Mas então, com os preversos efeitos da bola de cristal em dias de chuva e de moleza, já por tantos comprovados, depressa comecei a ver adensar-se a bruma, agigantar-se o horizonte e a claridade prestes se fez fumo. Volutas e volutas me encheram o escritório que já não o era mas sim um campo de trigo, úbere de espigas doiradas em época estival, rodeando um cruzeiro em pedra negra, no meio, este, de mágico círculo feito de terra barrenta.

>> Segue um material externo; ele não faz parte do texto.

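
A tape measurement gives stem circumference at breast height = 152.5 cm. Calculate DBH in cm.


Formula: DBH = C / pi
DBH = 152.5 / pi
pi = 3.14159...
DBH = 48.5 cm

48.5


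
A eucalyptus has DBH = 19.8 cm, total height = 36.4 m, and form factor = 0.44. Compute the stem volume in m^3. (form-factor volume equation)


Formula: V = pi * (DBH/200)^2 * H * ff
Radius = DBH/200 = 19.8/200 = 0.099 m
Radius^2 = 0.099^2 = 0.009801 m^2
V = pi * 0.009801 * 36.4 * 0.44
V = 0.493 m^3

0.493


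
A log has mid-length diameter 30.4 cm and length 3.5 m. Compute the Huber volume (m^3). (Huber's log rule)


Huber: V = Am * L,  Am = pi*(Dm/200)^2
Am = pi*(30.4/200)^2 = 0.072583 m^2
V = 0.072583*3.5 = 0.254 m^3

0.254


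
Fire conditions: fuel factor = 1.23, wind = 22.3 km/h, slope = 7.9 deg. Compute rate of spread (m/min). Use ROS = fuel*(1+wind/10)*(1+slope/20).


Formula: ROS = fuel * (1 + wind/10) * (1 + slope/20)
Wind factor = 1 + 22.3/10 = 3.23
Slope factor = 1 + 7.9/20 = 1.395
ROS = 1.23 * 3.23 * 1.395 = 5.54 m/min

5.54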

Tusso e engasgo-me e com os vórticos espasmos, não diviso logo a populaça que grita e vocifera e ameaça, nem sequer uma pobre figura frágil e delicada, longos cabelos soltos ao vento, rosto esgazeado, presa ao cruzeiro, de palha rodeada e a chama a avançar, na mão de um embuçado, a cruz oscilante, o incenso derramado, e os gritos a encherem o espaço negros e fatais:" À fogueira, à fogueira, queimem a feiticeira"! Quando o rosto perlado de suor e medo me visa, olhar que dispara faíscas, e os traços me ressaltam conhecidos, vejo em pano de fundo, o distinto perfil da minha aldeia, a empolgada e imperante Igreja, as cegonhas lá no alto, ondeantes, as casinhas brancas e mouriscas. Sou eu, não resta dúvida. Estátua úbere, em breve nada, sou eu que vou ser queimada! Quando vou para unir aos dela o meu grito sem som, descubro sem remissão que volto ao presente, se desfazem os fumos e volto a ser gente, e que afinal, não há volta a dar: acabo de descobrir que sou mesmo um avatar!